Les membres du mouvement jadidistaient sur le fait que, parallèlement à l’enseignement religieux, les sciences profanes devaient également être intégrées aux programmes afin d’atteindre leurs objectifs de réforme.Dans ce cadre, de nombreuses écoles innovantes furent ouvertes, des enseignants formés aux nouvelles méthodes pédagogiques, et des manuels scolaires publiés. À partir de cette période, un groupe d’intellectuels d’Asie centrale, partisans de l’Usul‑i Jadid, communément appelés les Jadids, s’engagea dans une dynamique de modernisation qui se transforma progressivement en une réflexion plus large sur l’éveil et l’illumination de la société, selon Narziqulovna (2026).

L’importance de la presse

À la fin du XIXᵉ siècle et au début du XXᵉ siècle, l’intelligentsia musulmane utilisa activement la presse pour diffuser ses idées. Les journaux et les revues constituèrent des instruments essentiels pour la propagation des idées réformatrices, des concepts d’unité islamique et des orientations vers la modernisation. À Boukhara, les premiers organes de presse musulmans virent le jour dès les années 1880.

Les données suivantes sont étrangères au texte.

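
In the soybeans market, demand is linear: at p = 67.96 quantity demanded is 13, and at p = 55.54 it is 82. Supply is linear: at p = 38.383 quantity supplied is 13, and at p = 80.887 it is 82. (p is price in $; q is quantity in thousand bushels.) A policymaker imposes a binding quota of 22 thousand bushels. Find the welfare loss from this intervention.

Demand slope = (55.54 − 67.96)/(82 − 13) = −0.18, so p = 70.3 − 0.18q.
Supply slope = (80.887 − 38.383)/(82 − 13) = 0.616, so p = 30.375 + 0.616q.
Competitive equilibrium: 70.3 − 0.18q = 30.375 + 0.616q → q* = 50.157, p* = 61.2717.
At q = 22: demand price = 70.3 − 0.18·22 = 66.34; supply price = 30.375 + 0.616·22 = 43.927.
Δq = 50.157 − 22 = 28.157; wedge = 66.34 − 43.927 = 22.413.
DWL = ½ × 28.157 × 22.413 = $315.54 thousand.

$315.54 thousand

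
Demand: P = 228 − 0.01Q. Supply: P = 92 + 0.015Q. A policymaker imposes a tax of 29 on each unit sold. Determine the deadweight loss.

16820

Competitive equilibrium: 228 − 0.01Q = 92 + 0.015Q → Q* = 5440, P* = 173.6.
With the tax, the buyer price exceeds the seller price by 29: (228 − 0.01Q) − (92 + 0.015Q) = 29 → Q' = 4280.
ΔQ = 5440 − 4280 = 1160; the wedge equals the tax, 29.
Deadweight loss = ½ × 1160 × 29 = 16820.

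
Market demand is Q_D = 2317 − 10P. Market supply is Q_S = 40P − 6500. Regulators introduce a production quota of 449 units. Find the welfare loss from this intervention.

683.82

In inverse form: demand P = 231.7 − 0.1Q, supply P = 162.5 + 0.025Q.
Competitive equilibrium: 231.7 − 0.1Q = 162.5 + 0.025Q → Q* = 553.6, P* = 176.34.
At Q = 449: demand price = 231.7 − 0.1·449 = 186.8; supply price = 162.5 + 0.025·449 = 173.725.
ΔQ = 553.6 − 449 = 104.6; wedge = 186.8 − 173.725 = 13.075.
DWL = ½ × 104.6 × 13.075 = 683.82.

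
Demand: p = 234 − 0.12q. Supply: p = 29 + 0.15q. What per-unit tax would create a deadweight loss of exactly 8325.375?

67.05

Competitive equilibrium: 234 − 0.12q = 29 + 0.15q → q* = 759.2593, p* = 142.8889.
A tax t gives Δq = t/0.27 and wedge t, so DWL = t²/0.54.
t²/0.54 = 8325.375 → t² = 4495.7025 → t = 67.05.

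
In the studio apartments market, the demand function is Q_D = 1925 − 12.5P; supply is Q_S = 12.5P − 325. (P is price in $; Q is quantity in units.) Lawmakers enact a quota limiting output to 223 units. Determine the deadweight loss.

$26634.32

In inverse form: demand P = 154 − 0.08Q, supply P = 26 + 0.08Q.
Competitive equilibrium: 154 − 0.08Q = 26 + 0.08Q → Q* = 800, P* = 90.
At Q = 223: demand price = 154 − 0.08·223 = 136.16; supply price = 26 + 0.08·223 = 43.84.
ΔQ = 800 − 223 = 577; wedge = 136.16 − 43.84 = 92.32.
Deadweight loss = ½ × 577 × 92.32 = $26634.32.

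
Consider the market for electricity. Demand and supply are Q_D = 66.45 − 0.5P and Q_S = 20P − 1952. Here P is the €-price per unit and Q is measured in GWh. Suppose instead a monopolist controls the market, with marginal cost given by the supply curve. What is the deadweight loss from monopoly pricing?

€74.12

In inverse form: demand P = 132.9 − 2Q, supply P = 97.6 + 0.05Q.
Competitive equilibrium: 132.9 − 2Q = 97.6 + 0.05Q → Q* = 17.2195, P* = 98.461.
Marginal revenue: MR = 132.9 − 4Q. Set MR = MC: 132.9 − 4Q = 97.6 + 0.05Q → Q_m = 8.716.
Price P_m = 132.9 − 2·8.716 = 115.468; MC(Q_m) = 97.6 + 0.05·8.716 = 98.0358.
Competitive Q* = 17.2195, so ΔQ = 8.5035; wedge = 115.468 − 98.0358 = 17.4322.
DWL = ½ × 8.5035 × 17.4322 = €74.12.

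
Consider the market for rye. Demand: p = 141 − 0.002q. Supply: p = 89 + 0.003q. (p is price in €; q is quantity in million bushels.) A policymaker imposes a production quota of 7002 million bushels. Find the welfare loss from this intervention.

€28866.01 million

Competitive equilibrium: 141 − 0.002q = 89 + 0.003q → q* = 10400, p* = 120.2.
At q = 7002: demand price = 141 − 0.002·7002 = 126.996; supply price = 89 + 0.003·7002 = 110.006.
Δq = 10400 − 7002 = 3398; wedge = 126.996 − 110.006 = 16.99.
DWL = ½ × 3398 × 16.99 = €28866.01 million.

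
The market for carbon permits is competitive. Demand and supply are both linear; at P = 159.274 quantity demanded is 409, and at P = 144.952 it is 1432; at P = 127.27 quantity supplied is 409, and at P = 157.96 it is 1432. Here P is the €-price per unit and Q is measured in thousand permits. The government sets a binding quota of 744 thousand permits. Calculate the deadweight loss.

Demand slope = (144.952 − 159.274)/(1432 − 409) = −0.014, so P = 165 − 0.014Q.
Supply slope = (157.96 − 127.27)/(1432 − 409) = 0.03, so P = 115 + 0.03Q.
Competitive equilibrium: 165 − 0.014Q = 115 + 0.03Q → Q* = 1136.3636, P* = 149.0909.
At Q = 744: demand price = 165 − 0.014·744 = 154.584; supply price = 115 + 0.03·744 = 137.32.
ΔQ = 1136.3636 − 744 = 392.3636; wedge = 154.584 − 137.32 = 17.264.
The triangle = ½ × 392.3636 × 17.264 = €3386.88 thousand.

€3386.88 thousand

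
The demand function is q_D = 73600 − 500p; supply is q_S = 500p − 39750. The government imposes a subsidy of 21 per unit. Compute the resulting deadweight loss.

55125

In inverse form: demand p = 147.2 − 0.002q, supply p = 79.5 + 0.002q.
Competitive equilibrium: 147.2 − 0.002q = 79.5 + 0.002q → q* = 16925, p* = 113.35.
The subsidy lowers effective supply by 21: p = 58.5 + 0.002q.
New quantity: 147.2 − 0.002q = 58.5 + 0.002q → q' = 22175.
Overproduction Δq = 22175 − 16925 = 5250; wedge = subsidy = 21.
Deadweight loss = ½ × 5250 × 21 = 55125.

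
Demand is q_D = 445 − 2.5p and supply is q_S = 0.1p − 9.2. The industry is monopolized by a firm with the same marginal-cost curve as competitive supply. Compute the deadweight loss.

In inverse form: demand p = 178 − 0.4q, supply p = 92 + 10q.
Competitive equilibrium: 178 − 0.4q = 92 + 10q → q* = 8.2692, p* = 174.6923.
Marginal revenue: MR = 178 − 0.8q. Set MR = MC: 178 − 0.8q = 92 + 10q → q_m = 7.963.
Price p_m = 178 − 0.4·7.963 = 174.8148; MC(q_m) = 92 + 10·7.963 = 171.63.
Competitive q* = 8.2692, so Δq = 0.3062; wedge = 174.8148 − 171.63 = 3.1848.
Welfare loss = ½ × 0.3062 × 3.1848 = 0.49.

0.49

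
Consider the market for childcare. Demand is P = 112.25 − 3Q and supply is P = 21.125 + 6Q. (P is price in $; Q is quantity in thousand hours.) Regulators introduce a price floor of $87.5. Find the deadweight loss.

$15.82 thousand

Competitive equilibrium: 112.25 − 3Q = 21.125 + 6Q → Q* = 10.125, P* = 81.875.
At the floor P = 87.5, quantity demanded = (112.25 − 87.5)/3 = 8.25.
Sellers' marginal cost at Q' = 8.25: 21.125 + 6·8.25 = 70.625.
ΔQ = 10.125 − 8.25 = 1.875; wedge = 87.5 − 70.625 = 16.875.
Deadweight loss = ½ × 1.875 × 16.875 = $15.82 thousand.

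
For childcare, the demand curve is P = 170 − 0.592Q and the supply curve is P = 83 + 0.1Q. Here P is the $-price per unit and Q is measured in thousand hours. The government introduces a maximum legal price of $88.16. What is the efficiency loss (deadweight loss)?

$1900.98 thousand

Competitive equilibrium: 170 − 0.592Q = 83 + 0.1Q → Q* = 125.7225, P* = 95.5723.
At the ceiling P = 88.16, quantity supplied = (88.16 − 83)/0.1 = 51.6.
Willingness to pay at Q' = 51.6: 170 − 0.592·51.6 = 139.4528.
ΔQ = 125.7225 − 51.6 = 74.1225; wedge = 139.4528 − 88.16 = 51.2928.
DWL = ½ × 74.1225 × 51.2928 = $1900.98 thousand.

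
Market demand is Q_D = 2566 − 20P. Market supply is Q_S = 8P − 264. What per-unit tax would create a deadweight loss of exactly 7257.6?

50.4

In inverse form: demand P = 128.3 − 0.05Q, supply P = 33 + 0.125Q.
Competitive equilibrium: 128.3 − 0.05Q = 33 + 0.125Q → Q* = 544.5714, P* = 101.0714.
A tax t gives ΔQ = t/0.175 and wedge t, so DWL = t²/0.35.
t²/0.35 = 7257.6 → t² = 2540.16 → t = 50.4.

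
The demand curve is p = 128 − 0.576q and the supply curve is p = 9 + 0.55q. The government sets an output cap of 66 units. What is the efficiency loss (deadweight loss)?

886.62

Competitive equilibrium: 128 − 0.576q = 9 + 0.55q → q* = 105.6838, p* = 67.1261.
At q = 66: demand price = 128 − 0.576·66 = 89.984; supply price = 9 + 0.55·66 = 45.3.
Δq = 105.6838 − 66 = 39.6838; wedge = 89.984 − 45.3 = 44.684.
The triangle = ½ × 39.6838 × 44.684 = 886.62.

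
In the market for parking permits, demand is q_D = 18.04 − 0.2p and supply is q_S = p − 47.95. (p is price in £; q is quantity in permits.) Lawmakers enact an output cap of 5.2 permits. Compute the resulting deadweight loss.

In inverse form: demand p = 90.2 − 5q, supply p = 47.95 + q.
Competitive equilibrium: 90.2 − 5q = 47.95 + q → q* = 7.0417, p* = 54.9917.
At q = 5.2: demand price = 90.2 − 5·5.2 = 64.2; supply price = 47.95 + 1·5.2 = 53.15.
Δq = 7.0417 − 5.2 = 1.8417; wedge = 64.2 − 53.15 = 11.05.
Deadweight loss = ½ × 1.8417 × 11.05 = £10.18.

£10.18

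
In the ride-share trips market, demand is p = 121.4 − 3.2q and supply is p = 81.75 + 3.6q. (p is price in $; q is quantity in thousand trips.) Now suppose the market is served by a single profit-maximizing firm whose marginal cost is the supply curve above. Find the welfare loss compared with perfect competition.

$11.84 thousand

Competitive equilibrium: 121.4 − 3.2q = 81.75 + 3.6q → q* = 5.8309, p* = 102.7412.
Marginal revenue: MR = 121.4 − 6.4q. Set MR = MC: 121.4 − 6.4q = 81.75 + 3.6q → q_m = 3.965.
Price p_m = 121.4 − 3.2·3.965 = 108.712; MC(q_m) = 81.75 + 3.6·3.965 = 96.024.
Competitive q* = 5.8309, so Δq = 1.8659; wedge = 108.712 − 96.024 = 12.688.
DWL = ½ × 1.8659 × 12.688 = $11.84 thousand.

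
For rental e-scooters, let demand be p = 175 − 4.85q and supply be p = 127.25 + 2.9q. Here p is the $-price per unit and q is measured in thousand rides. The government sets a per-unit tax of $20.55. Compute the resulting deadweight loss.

Competitive equilibrium: 175 − 4.85q = 127.25 + 2.9q → q* = 6.1613, p* = 145.1177.
With the tax, the buyer price exceeds the seller price by 20.55: (175 − 4.85q) − (127.25 + 2.9q) = 20.55 → q' = 3.5097.
Δq = 6.1613 − 3.5097 = 2.6516; the wedge equals the tax, 20.55.
Deadweight loss = ½ × 2.6516 × 20.55 = $27.25 thousand.

$27.25 thousand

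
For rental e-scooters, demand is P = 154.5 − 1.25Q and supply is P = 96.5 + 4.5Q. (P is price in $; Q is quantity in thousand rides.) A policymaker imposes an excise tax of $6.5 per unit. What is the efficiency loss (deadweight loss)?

$3.67 thousand

Competitive equilibrium: 154.5 − 1.25Q = 96.5 + 4.5Q → Q* = 10.087, P* = 141.8913.
With the tax, the buyer price exceeds the seller price by 6.5: (154.5 − 1.25Q) − (96.5 + 4.5Q) = 6.5 → Q' = 8.9565.
ΔQ = 10.087 − 8.9565 = 1.1305; the wedge equals the tax, 6.5.
Deadweight loss = ½ × 1.1305 × 6.5 = $3.67 thousand.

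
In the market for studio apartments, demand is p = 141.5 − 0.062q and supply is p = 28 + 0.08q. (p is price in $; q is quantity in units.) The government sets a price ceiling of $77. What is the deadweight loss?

Competitive equilibrium: 141.5 − 0.062q = 28 + 0.08q → q* = 799.2958, p* = 91.9437.
At the ceiling p = 77, quantity supplied = (77 − 28)/0.08 = 612.5.
Willingness to pay at q' = 612.5: 141.5 − 0.062·612.5 = 103.525.
Δq = 799.2958 − 612.5 = 186.7958; wedge = 103.525 − 77 = 26.525.
Deadweight loss = ½ × 186.7958 × 26.525 = $2477.38.

$2477.38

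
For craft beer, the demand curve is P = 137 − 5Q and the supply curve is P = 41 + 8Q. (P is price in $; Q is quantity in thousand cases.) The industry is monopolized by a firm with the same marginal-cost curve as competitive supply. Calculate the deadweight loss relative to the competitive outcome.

Competitive equilibrium: 137 − 5Q = 41 + 8Q → Q* = 7.3846, P* = 100.0769.
Marginal revenue: MR = 137 − 10Q. Set MR = MC: 137 − 10Q = 41 + 8Q → Q_m = 5.3333.
Price P_m = 137 − 5·5.3333 = 110.3335; MC(Q_m) = 41 + 8·5.3333 = 83.6664.
Competitive Q* = 7.3846, so ΔQ = 2.0513; wedge = 110.3335 − 83.6664 = 26.6671.
Deadweight loss = ½ × 2.0513 × 26.6671 = $27.35 thousand.

$27.35 thousand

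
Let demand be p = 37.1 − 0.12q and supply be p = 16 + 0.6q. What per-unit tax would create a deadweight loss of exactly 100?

12

Competitive equilibrium: 37.1 − 0.12q = 16 + 0.6q → q* = 29.3056, p* = 33.5833.
A tax t gives Δq = t/0.72 and wedge t, so DWL = t²/1.44.
t²/1.44 = 100 → t² = 144 → t = 12.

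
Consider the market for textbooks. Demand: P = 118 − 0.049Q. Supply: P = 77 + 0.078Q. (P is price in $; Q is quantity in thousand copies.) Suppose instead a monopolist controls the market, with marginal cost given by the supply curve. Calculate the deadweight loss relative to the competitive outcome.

$512.98 thousand

Competitive equilibrium: 118 − 0.049Q = 77 + 0.078Q → Q* = 322.8346, P* = 102.1811.
Marginal revenue: MR = 118 − 0.098Q. Set MR = MC: 118 − 0.098Q = 77 + 0.078Q → Q_m = 232.9545.
Price P_m = 118 − 0.049·232.9545 = 106.5852; MC(Q_m) = 77 + 0.078·232.9545 = 95.1705.
Competitive Q* = 322.8346, so ΔQ = 89.8801; wedge = 106.5852 − 95.1705 = 11.4147.
DWL = ½ × 89.8801 × 11.4147 = $512.98 thousand.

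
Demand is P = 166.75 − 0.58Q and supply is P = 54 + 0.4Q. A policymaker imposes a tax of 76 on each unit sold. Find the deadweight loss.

2946.94

Competitive equilibrium: 166.75 − 0.58Q = 54 + 0.4Q → Q* = 115.051, P* = 100.0204.
With the tax, the buyer price exceeds the seller price by 76: (166.75 − 0.58Q) − (54 + 0.4Q) = 76 → Q' = 37.5.
ΔQ = 115.051 − 37.5 = 77.551; the wedge equals the tax, 76.
Welfare loss = ½ × 77.551 × 76 = 2946.94.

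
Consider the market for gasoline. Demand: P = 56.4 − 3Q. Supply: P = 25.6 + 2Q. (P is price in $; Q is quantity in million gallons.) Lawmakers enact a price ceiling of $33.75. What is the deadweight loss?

Competitive equilibrium: 56.4 − 3Q = 25.6 + 2Q → Q* = 6.16, P* = 37.92.
At the ceiling P = 33.75, quantity supplied = (33.75 − 25.6)/2 = 4.075.
Willingness to pay at Q' = 4.075: 56.4 − 3·4.075 = 44.175.
ΔQ = 6.16 − 4.075 = 2.085; wedge = 44.175 − 33.75 = 10.425.
Deadweight loss = ½ × 2.085 × 10.425 = $10.87 million.

$10.87 million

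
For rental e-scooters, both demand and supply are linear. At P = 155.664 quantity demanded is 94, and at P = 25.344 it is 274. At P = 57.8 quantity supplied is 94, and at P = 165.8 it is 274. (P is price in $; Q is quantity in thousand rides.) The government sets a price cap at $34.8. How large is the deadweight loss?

$8341.05 thousand

Demand slope = (25.344 − 155.664)/(274 − 94) = −0.724, so P = 223.72 − 0.724Q.
Supply slope = (165.8 − 57.8)/(274 − 94) = 0.6, so P = 1.4 + 0.6Q.
Competitive equilibrium: 223.72 − 0.724Q = 1.4 + 0.6Q → Q* = 167.9154, P* = 102.1492.
At the ceiling P = 34.8, quantity supplied = (34.8 − 1.4)/0.6 = 55.6667.
Willingness to pay at Q' = 55.6667: 223.72 − 0.724·55.6667 = 183.4173.
ΔQ = 167.9154 − 55.6667 = 112.2487; wedge = 183.4173 − 34.8 = 148.6173.
Welfare loss = ½ × 112.2487 × 148.6173 = $8341.05 thousand.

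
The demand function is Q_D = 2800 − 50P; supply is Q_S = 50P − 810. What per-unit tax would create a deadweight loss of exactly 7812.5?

25

In inverse form: demand P = 56 − 0.02Q, supply P = 16.2 + 0.02Q.
Competitive equilibrium: 56 − 0.02Q = 16.2 + 0.02Q → Q* = 995, P* = 36.1.
A tax t gives ΔQ = t/0.04 and wedge t, so DWL = t²/0.08.
t²/0.08 = 7812.5 → t² = 625 → t = 25.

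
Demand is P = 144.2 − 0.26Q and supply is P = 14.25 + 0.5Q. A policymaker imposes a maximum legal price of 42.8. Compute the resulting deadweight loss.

4928.68

Competitive equilibrium: 144.2 − 0.26Q = 14.25 + 0.5Q → Q* = 170.9868, P* = 99.7434.
At the ceiling P = 42.8, quantity supplied = (42.8 − 14.25)/0.5 = 57.1.
Willingness to pay at Q' = 57.1: 144.2 − 0.26·57.1 = 129.354.
ΔQ = 170.9868 − 57.1 = 113.8868; wedge = 129.354 − 42.8 = 86.554.
DWL = ½ × 113.8868 × 86.554 = 4928.68.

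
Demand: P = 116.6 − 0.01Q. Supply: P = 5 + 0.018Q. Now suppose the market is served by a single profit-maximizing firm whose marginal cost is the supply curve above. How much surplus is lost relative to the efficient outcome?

Competitive equilibrium: 116.6 − 0.01Q = 5 + 0.018Q → Q* = 3985.71429, P* = 76.74286.
Marginal revenue: MR = 116.6 − 0.02Q. Set MR = MC: 116.6 − 0.02Q = 5 + 0.018Q → Q_m = 2936.84211.
Price P_m = 116.6 − 0.01·2936.84211 = 87.23158; MC(Q_m) = 5 + 0.018·2936.84211 = 57.86316.
Competitive Q* = 3985.71429, so ΔQ = 1048.87218; wedge = 87.23158 − 57.86316 = 29.36842.
Welfare loss = ½ × 1048.87218 × 29.36842 = 15401.86.

15401.86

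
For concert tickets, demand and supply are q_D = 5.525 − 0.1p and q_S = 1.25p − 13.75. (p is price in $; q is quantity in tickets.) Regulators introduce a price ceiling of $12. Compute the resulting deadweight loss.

In inverse form: demand p = 55.25 − 10q, supply p = 11 + 0.8q.
Competitive equilibrium: 55.25 − 10q = 11 + 0.8q → q* = 4.0972, p* = 14.2778.
At the ceiling p = 12, quantity supplied = (12 − 11)/0.8 = 1.25.
Willingness to pay at q' = 1.25: 55.25 − 10·1.25 = 42.75.
Δq = 4.0972 − 1.25 = 2.8472; wedge = 42.75 − 12 = 30.75.
Welfare loss = ½ × 2.8472 × 30.75 = $43.78.

$43.78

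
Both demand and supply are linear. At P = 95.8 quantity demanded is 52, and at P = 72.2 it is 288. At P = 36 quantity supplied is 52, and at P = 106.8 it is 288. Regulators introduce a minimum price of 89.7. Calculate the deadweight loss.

1566.45

Demand slope = (72.2 − 95.8)/(288 − 52) = −0.1, so P = 101 − 0.1Q.
Supply slope = (106.8 − 36)/(288 − 52) = 0.3, so P = 20.4 + 0.3Q.
Competitive equilibrium: 101 − 0.1Q = 20.4 + 0.3Q → Q* = 201.5, P* = 80.85.
At the floor P = 89.7, quantity demanded = (101 − 89.7)/0.1 = 113.
Sellers' marginal cost at Q' = 113: 20.4 + 0.3·113 = 54.3.
ΔQ = 201.5 − 113 = 88.5; wedge = 89.7 − 54.3 = 35.4.
The triangle = ½ × 88.5 × 35.4 = 1566.45.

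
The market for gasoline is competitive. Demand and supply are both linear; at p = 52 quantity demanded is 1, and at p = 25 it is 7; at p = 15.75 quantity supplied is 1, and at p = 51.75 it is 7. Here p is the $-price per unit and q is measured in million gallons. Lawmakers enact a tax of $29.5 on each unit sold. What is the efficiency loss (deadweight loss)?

$41.44 million

Demand slope = (25 − 52)/(7 − 1) = −4.5, so p = 56.5 − 4.5q.
Supply slope = (51.75 − 15.75)/(7 − 1) = 6, so p = 9.75 + 6q.
Competitive equilibrium: 56.5 − 4.5q = 9.75 + 6q → q* = 4.4524, p* = 36.4643.
With the tax, the buyer price exceeds the seller price by 29.5: (56.5 − 4.5q) − (9.75 + 6q) = 29.5 → q' = 1.6429.
Δq = 4.4524 − 1.6429 = 2.8095; the wedge equals the tax, 29.5.
Deadweight loss = ½ × 2.8095 × 29.5 = $41.44 million.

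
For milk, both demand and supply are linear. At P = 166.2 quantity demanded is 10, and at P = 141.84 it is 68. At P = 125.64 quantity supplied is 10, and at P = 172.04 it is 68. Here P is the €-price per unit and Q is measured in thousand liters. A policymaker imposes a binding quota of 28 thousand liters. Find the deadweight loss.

Demand slope = (141.84 − 166.2)/(68 − 10) = −0.42, so P = 170.4 − 0.42Q.
Supply slope = (172.04 − 125.64)/(68 − 10) = 0.8, so P = 117.64 + 0.8Q.
Competitive equilibrium: 170.4 − 0.42Q = 117.64 + 0.8Q → Q* = 43.2459, P* = 152.2367.
At Q = 28: demand price = 170.4 − 0.42·28 = 158.64; supply price = 117.64 + 0.8·28 = 140.04.
ΔQ = 43.2459 − 28 = 15.2459; wedge = 158.64 − 140.04 = 18.6.
The triangle = ½ × 15.2459 × 18.6 = €141.79 thousand.

€141.79 thousand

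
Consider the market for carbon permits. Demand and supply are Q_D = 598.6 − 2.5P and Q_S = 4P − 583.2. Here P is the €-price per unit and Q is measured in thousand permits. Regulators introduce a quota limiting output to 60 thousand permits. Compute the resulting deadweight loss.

In inverse form: demand P = 239.44 − 0.4Q, supply P = 145.8 + 0.25Q.
Competitive equilibrium: 239.44 − 0.4Q = 145.8 + 0.25Q → Q* = 144.0615, P* = 181.8154.
At Q = 60: demand price = 239.44 − 0.4·60 = 215.44; supply price = 145.8 + 0.25·60 = 160.8.
ΔQ = 144.0615 − 60 = 84.0615; wedge = 215.44 − 160.8 = 54.64.
Deadweight loss = ½ × 84.0615 × 54.64 = €2296.56 thousand.

€2296.56 thousand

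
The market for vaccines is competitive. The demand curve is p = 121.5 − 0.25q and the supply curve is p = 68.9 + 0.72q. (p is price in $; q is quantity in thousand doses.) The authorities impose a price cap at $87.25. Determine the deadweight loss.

Competitive equilibrium: 121.5 − 0.25q = 68.9 + 0.72q → q* = 54.2268, p* = 107.9433.
At the ceiling p = 87.25, quantity supplied = (87.25 − 68.9)/0.72 = 25.4861.
Willingness to pay at q' = 25.4861: 121.5 − 0.25·25.4861 = 115.1285.
Δq = 54.2268 − 25.4861 = 28.7407; wedge = 115.1285 − 87.25 = 27.8785.
DWL = ½ × 28.7407 × 27.8785 = $400.62 thousand.

$400.62 thousand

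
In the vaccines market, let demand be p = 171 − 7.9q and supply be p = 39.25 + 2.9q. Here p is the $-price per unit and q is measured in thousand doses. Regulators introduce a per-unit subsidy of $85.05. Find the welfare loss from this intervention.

Competitive equilibrium: 171 − 7.9q = 39.25 + 2.9q → q* = 12.1991, p* = 74.6273.
The subsidy lowers effective supply by 85.05: p = 2.9q − 45.8.
New quantity: 171 − 7.9q = 2.9q − 45.8 → q' = 20.0741.
Overproduction Δq = 20.0741 − 12.1991 = 7.875; wedge = subsidy = 85.05.
The triangle = ½ × 7.875 × 85.05 = $334.88 thousand.

$334.88 thousand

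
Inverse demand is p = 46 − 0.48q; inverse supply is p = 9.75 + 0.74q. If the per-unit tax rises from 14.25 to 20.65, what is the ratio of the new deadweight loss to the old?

2.100

Competitive equilibrium: 46 − 0.48q = 9.75 + 0.74q → q* = 29.7131, p* = 31.7377.
For a per-unit tax t: Δq = t/1.22, so DWL = ½·t·(t/1.22) = t²/2.44.
At t = 14.25: DWL = 83.222. At t = 20.65: DWL = 174.763.
Ratio = (20.65/14.25)² = 2.100.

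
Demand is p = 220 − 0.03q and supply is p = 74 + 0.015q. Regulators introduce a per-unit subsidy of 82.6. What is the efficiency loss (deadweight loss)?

Competitive equilibrium: 220 − 0.03q = 74 + 0.015q → q* = 3244.44444, p* = 122.66667.
The subsidy lowers effective supply by 82.6: p = 0.015q − 8.6.
New quantity: 220 − 0.03q = 0.015q − 8.6 → q' = 5080.
Overproduction Δq = 5080 − 3244.44444 = 1835.55556; wedge = subsidy = 82.6.
Welfare loss = ½ × 1835.55556 × 82.6 = 75808.44.

75808.44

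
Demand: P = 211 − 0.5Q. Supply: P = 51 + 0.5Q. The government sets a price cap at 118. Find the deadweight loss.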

Les figures majeures du mouvement

Les figures les plus importantes du jadidisme en Asie centrale étaient majoritairement ouzbekes. Parmi les plus influentes figurent Mahmudxo‘ja Behbudiy, Munavvar Qori Abdurashidxonov, Abdurauf Fitrat et Cho‘lpon. Ces penseurs partageaient une ambition commune : former un peuple conscient de son identité, maître de son destin et engagé sur la voie du progrès.

Mahmudxo‘ja Behbudiy

Mahmudxo‘ja Behbudiy, considéré comme l’un des pères du jadidisme, joua un rôle déterminant dans le développement de la presse nationale et dans la réflexion sur l’éducation. Dans ses écrits, il insistait sur la responsabilité de la jeunesse et sur la nécessité d’envoyer des étudiants à l’étranger afin qu’ils acquièrent des connaissances modernes au service de leur patrie (Kıllıoğlu, 2019).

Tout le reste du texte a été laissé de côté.